Bu rakamlar, her biri bir istatistik gibi görünse de aslında ardında yıkılan hayatlar, eksilen aileler, yarım kalan hikâyeler var. Evet, Aydın Valiliği ve emniyet-jandarma ekipleri trafik güvenliği için ciddi bir mücadele yürütüyor. Ancak görünen o ki, denetimler kadar sürücü bilinci de bu savaşın en önemli cephesi.
Trafikte en büyük tehlike, kuralları sadece başkalarının uyması gereken birer tavsiye sanmak. Hatalı şerit değiştiren, hız sınırını hiçe sayan, direksiyona alkollü oturan her sürücü sadece kendi hayatını değil, başkalarının yaşam hakkını da tehlikeye atıyor.
Valiliğin açıklamasında özellikle vurgulanan bir nokta var: “Trafik kazalarının azalması için vatandaşlarımızın da daha duyarlı olmaları.” Evet, trafik sadece direksiyon başındakilerin meselesi değil. Yaya olarak karşıdan geçerken telefonla meşgul olmak, kask takmadan motor kullanmak, çocukları emniyet kemersiz taşıma alışkanlığı da bu zincirin halkaları.
Bazen “ben dikkatliyim, bana bir şey olmaz” diyerek başlayan bir cümle, saniyeler içinde bir trajediye dönüşüyor. Oysa trafik kuralları, özgürlüğü kısıtlamak için değil; herkesin güven içinde aynı yolları paylaşabilmesi için var.

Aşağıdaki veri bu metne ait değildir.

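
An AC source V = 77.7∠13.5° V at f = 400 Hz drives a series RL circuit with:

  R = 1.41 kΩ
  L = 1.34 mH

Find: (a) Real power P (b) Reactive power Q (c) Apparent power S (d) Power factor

Step 1 — Angular frequency: ω = 2π·f = 2π·400 = 2513 rad/s.
Step 2 — Component impedances:
  R: Z = R = 1410 Ω
  L: Z = jωL = j·2513·0.00134 = 0 + j3.368 Ω
Step 3 — Series combination: Z_total = R + L = 1410 + j3.368 Ω = 1410∠0.1° Ω.
Step 4 — Source phasor: V = 77.7∠13.5° V = 75.55 + j18.14 V.
Step 5 — Current: I = V / Z = 0.05361 + j0.01274 A = 0.05511∠13.4° A.
Step 6 — Complex power: S = V·I* = 4.282 + j0.01023 VA.
Step 7 — Real power: P = Re(S) = 4.282 W.
Step 8 — Reactive power: Q = Im(S) = 0.01023 VAR.
Step 9 — Apparent power: |S| = 4.282 VA.
Step 10 — Power factor: PF = P/|S| = 1 (lagging).

(a) P = 4.282 W  (b) Q = 0.01023 VAR  (c) S = 4.282 VA  (d) PF = 1 (lagging)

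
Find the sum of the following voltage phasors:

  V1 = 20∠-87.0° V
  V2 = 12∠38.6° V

Step 1 — Convert each phasor to rectangular form:
  V1 = 20·(cos(-87.0°) + j·sin(-87.0°)) = 1.047 - j19.97 V
  V2 = 12·(cos(38.6°) + j·sin(38.6°)) = 9.378 + j7.487 V
Step 2 — Sum components: V_total = 10.42 - j12.49 V.
Step 3 — Convert to polar: |V_total| = 16.27 V, ∠V_total = -50.1°.

V_total = 16.27∠-50.1° V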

Unutmayalım; trafik güvenliği, sadece cezalarla değil, vicdanla başlar. Bir anlık sabırsızlık, bir mesaj uğruna gözümüzü yoldan ayırmak, bir hayatı karartabilir. Direksiyon başına geçtiğimiz her seferde hatırlayalım: O anda elimizde sadece bir araç değil, başkalarının da hayatı var.